Perusahaan hanya memberi kompensasi kecil karena Ayahnya adalah kuli bangungan illegal. Sehingga hal itu membuat keuangan di keluarga kami tidak ada lagi. Keputusan untuk berhenti sekolah adalah yang terbaik menurutnya.
Eri memilih untuk bekerja. Dengan modal yang dibantu oleh Tori dan teman-temannya. Aku rasa itu pilihan yang tidak bisa di tolak.” Wanita paruh baya itu bercerita sedih.
“Maaf jika aku tiba-tiba bercerita tentang ini padamu, Nak Naru. Mulutku yang suka sekali bicara dengan sendirinya. Seolah seseorang harus mendengarnya agar tahu apa yang anakku rasakan saat ini.” Naru hanya terdiam. Di antara keterkejutannya mendengar cerita dari Ibu Eri. Naru juga sedang memikirkan untuk melakukan sesuatu.
“Sebenarnya Eri ingin sekali meminta pertanggungjawaban dari pihak perusahaan. Mungkin kematian bagi orang-orang kaya seperti mereka tidak ada harganya. Namun bagi keluarga kecil kami. Itu adalah anugerah.
Namun, Eri menyerah. Berurusan dengan orang kaya tidak akan menang melawan. Dia berdiri dengan kakinya sendiri untuk tetap bertahan walaupun harus menghentikan cita-citanya.”
“Apa nama perusahaan itu Bu?”
“Kenapa? Apakah Nak Naru mau membantunya?” Tanya Ibu Eri terlihat antusias.
“Jika itu yang harus aku lakukan. Kenapa tidak?” Ibu Eri terlihat tersenyum. Seperti terkekeh karena mendengar ucapan Naru yang terdengar ringan dan santai tanpa beban.
“Aku akan melakukan apapun untuk temanku. Eri. Dia temanku bukan? Jadi, bukankah seharusnya teman itu saling membantu. Aku akan membantu anak Ibu. Tidak. Aku akan membantu kalian berdua. Membantu Eri mendapatkan kembali sekolahnya.
Dia tidak perlu berpikir untuk mencari uang hanya karena Ayahnya telah tiada. Bukankah Eri adalah anak yang pandai? Dia bisa mendapatkan banyak beasiswa dan-”
“Kau benar Nak. Tapi sesungguhnya sekolah itu tidaklah benar-benar gratis. Bagi kami yang bisa makan sekali tiga kali adalah hal yang harus kami syukuri. Apalagi bisa bersekolah di sekolah favorit di kota ini. Bertahan dengan beasiswa yang hanya membuat Eri bisa belajar saja. Tidak dengan biaya lainnya yang sebenarnya juga harus kami keluarkan.”
Naru terlihat bingung. Sesuatu yang selama ini tidak pernah dia tahu baru saja dia ketahui. Dunia lain yang dia tahu bukanlah sekadar rumah istana, geng jalanan, atau Geng Perfect dengan segala kesempurnaannya. Dunia ini begitu luas sehingga Naru merasa bahwa sebenarnya dia tidak tahu apa-apa. Ternyata dunia itu kejam. Karena selama hidup yang dia tahu orang tuanyalah yang paling kejam.
“Ada pekerjaan yang lebih baik dari pada harus bekerja di pasar bersama dengan orang-orang berpakaian aneh itu.” Seru Naru tiba-tiba. Membuat kerut di alis Ibu Eri terlihat. Dia tak mengerti.

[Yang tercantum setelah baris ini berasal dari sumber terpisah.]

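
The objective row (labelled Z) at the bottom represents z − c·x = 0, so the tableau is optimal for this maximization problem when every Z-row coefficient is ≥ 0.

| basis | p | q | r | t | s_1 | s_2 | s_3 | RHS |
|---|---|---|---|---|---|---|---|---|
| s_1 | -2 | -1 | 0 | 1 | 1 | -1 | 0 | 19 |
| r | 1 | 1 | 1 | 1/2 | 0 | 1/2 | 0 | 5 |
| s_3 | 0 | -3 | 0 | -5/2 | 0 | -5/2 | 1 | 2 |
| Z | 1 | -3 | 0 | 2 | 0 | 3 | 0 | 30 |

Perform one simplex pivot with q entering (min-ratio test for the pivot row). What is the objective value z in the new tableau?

Ratio test on column q — row 1: entry -1 ≤ 0; row 2: 5/1 = 5; row 3: entry -3 ≤ 0. Minimum is 5 at row 2 (r leaves); pivot element 1.
Pivot on row 2; the Z-row RHS becomes 30 − (-3)·5 = 45.

45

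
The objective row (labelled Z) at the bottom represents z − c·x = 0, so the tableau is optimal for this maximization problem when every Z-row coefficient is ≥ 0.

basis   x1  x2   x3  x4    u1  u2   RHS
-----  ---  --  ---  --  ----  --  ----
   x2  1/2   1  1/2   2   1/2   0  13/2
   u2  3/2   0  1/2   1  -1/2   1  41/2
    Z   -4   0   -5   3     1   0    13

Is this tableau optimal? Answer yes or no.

The Z-row has a negative entry -5 in column x3, so it is not optimal.

no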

“Maksudku. Aku punya pekerjaan yang baik untuk Eri. Gajinya pun sangat besar. Dia bisa langsung segera sekolah jika dia mau menerimanya.”
“Maksud Nak Naru?” Tanya perempuan itu melihat Naru yang sedang mengambil sesuatu dari tas ranselnya. Mengambil selembar kertas. Menuliskan sesuatu di atasnya.
“Berikan ini pada Eri. Ini adalah alamat rumah yang bisa membantunya mendapatkan pekerjaan yang lebih baik. Dia bisa menjadi guru mengaji sekaligus mengajari ilmu agama di tempat itu. Ini adalah pekerjaan paruh waktu. Dia pasti mau!” Kata Naru membuat perempuan itu berkaca-kaca karena terharu.
“Oh ya. Apakah ibu mau membantuku?” Belum sempat perempuan itu berkata, Naru memberondongnya dengan pertanyaan lain.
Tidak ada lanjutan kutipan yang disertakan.